Open Law Europa : focus sur le commun Ontologie Ouverte du Droit Français (OODF)

C’est dans le cadre de mon CS22p-1 (INTD-Cnam) que j’ai pu découvrir la notion d’ontologie. Jean Charlet, Chargé de mission à l’AP-HP, m’avait fait comprendre toute l’importance de formaliser une conceptualisation partagée en vue de définir un ensemble de connaissances dans un domaine donné et tout l’intérêt qui pouvait se cacher derrière la création d’une ontologie en OWL avec Protégé.
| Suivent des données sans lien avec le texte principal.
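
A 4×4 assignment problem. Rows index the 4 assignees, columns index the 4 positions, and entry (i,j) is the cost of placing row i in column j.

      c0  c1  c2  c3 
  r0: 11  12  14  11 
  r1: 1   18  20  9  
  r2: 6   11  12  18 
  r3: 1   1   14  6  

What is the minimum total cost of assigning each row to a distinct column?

optimal assignment: row0→col3 (cost 11), row1→col0 (cost 1), row2→col2 (cost 12), row3→col1 (cost 1)
total = 11 + 1 + 12 + 1 = 25

Minimum assignment cost: 25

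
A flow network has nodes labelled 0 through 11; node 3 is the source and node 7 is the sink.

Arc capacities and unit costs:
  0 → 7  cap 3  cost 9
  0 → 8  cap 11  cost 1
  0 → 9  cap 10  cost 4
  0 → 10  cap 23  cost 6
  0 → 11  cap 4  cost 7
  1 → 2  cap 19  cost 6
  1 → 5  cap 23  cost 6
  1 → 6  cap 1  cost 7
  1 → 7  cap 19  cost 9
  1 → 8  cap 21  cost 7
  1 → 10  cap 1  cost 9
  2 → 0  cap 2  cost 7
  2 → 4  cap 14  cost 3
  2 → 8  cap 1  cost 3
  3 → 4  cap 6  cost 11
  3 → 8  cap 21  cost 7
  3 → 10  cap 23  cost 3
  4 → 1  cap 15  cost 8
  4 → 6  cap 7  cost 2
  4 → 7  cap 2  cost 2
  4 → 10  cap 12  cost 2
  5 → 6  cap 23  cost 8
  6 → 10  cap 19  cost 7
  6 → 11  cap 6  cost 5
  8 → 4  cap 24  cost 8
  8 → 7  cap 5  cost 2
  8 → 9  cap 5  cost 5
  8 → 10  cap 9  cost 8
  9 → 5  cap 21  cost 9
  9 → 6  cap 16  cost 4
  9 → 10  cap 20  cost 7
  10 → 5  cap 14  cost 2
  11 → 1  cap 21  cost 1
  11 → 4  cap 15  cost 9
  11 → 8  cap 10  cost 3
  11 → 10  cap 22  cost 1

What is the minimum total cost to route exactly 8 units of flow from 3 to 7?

shortest-cost path #1: 3→8→7 push 5 @ unit cost 9 (adds 45)
shortest-cost path #2: 3→4→7 push 2 @ unit cost 13 (adds 26)
shortest-cost path #3: 3→4→1→7 push 1 @ unit cost 28 (adds 28)
total cost = 99

Minimum cost for 8 units: 99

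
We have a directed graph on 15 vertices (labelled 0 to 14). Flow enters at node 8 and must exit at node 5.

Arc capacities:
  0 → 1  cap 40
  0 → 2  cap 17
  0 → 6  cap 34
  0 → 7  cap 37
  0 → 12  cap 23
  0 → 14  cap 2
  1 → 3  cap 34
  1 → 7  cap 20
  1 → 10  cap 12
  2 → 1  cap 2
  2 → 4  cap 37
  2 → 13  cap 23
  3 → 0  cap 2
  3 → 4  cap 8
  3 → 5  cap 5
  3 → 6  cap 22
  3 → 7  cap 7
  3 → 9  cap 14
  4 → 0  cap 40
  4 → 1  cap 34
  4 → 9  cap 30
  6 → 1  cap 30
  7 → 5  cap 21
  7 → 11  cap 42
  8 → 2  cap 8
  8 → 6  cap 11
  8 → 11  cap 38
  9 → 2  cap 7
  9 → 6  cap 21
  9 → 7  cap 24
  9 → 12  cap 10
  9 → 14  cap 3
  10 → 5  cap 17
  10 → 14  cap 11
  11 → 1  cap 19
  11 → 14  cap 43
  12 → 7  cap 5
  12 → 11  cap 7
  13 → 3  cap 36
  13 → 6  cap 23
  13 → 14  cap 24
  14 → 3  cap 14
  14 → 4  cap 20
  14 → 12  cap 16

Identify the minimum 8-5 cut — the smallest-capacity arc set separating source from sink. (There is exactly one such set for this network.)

augment #1: 8→2→1→3→5 push 2
augment #2: 8→2→13→3→5 push 3
augment #3: 8→6→1→7→5 push 11
augment #4: 8→11→1→7→5 push 9
augment #5: 8→11→1→10→5 push 10
augment #6: 8→2→4→0→7→5 push 1
augment #7: 8→2→4→1→10→5 push 2
max flow = 38; residual-reachable set from 8 gives S-side
cut edges (S→T): {(1,10), (3,5), (7,5)} total cap 38

Min-cut arcs: {(1,10), (3,5), (7,5)} (total capacity 38)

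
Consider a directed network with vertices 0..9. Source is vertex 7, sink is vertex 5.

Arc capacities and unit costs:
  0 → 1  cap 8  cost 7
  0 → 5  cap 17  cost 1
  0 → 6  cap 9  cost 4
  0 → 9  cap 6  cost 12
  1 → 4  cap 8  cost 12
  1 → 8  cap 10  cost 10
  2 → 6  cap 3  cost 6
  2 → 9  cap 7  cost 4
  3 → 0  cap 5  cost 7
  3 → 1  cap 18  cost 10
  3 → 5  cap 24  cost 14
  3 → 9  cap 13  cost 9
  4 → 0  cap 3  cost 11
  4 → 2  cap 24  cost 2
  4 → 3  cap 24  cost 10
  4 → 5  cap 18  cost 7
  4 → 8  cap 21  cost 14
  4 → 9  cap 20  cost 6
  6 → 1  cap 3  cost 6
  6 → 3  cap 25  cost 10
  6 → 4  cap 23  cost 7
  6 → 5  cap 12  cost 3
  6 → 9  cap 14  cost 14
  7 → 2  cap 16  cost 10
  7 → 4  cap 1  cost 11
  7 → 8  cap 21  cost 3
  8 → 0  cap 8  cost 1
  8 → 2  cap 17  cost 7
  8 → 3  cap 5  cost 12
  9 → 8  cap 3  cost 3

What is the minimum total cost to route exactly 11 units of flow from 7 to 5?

shortest-cost path #1: 7→8→0→5 push 8 @ unit cost 5 (adds 40)
shortest-cost path #2: 7→4→5 push 1 @ unit cost 18 (adds 18)
shortest-cost path #3: 7→2→6→5 push 2 @ unit cost 19 (adds 38)
total cost = 96

Minimum cost for 11 units: 96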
« Ce n’est pas parce que c’est difficile que nous n’osons pas. C’est parce que nous n’osons pas que c’est difficile » (Sénèque)

Parmi les projets en cours du programme Europe Law Europa, j’avoue avoir eu un petit faible pour le commun Ontologie Ouverte du Droit Français (OODF). Pourquoi, allez-vous me demander ❓ Et bien, tout simplement parce que je le trouve particulièrement ambitieux. Qui aurait oser s’aventurer dans cette jungle de sources et d’instances ❓ Sans compter la variété de dénominations qui vient ajouter une couche supplémentaire dans la complexité de notre univers juridique français.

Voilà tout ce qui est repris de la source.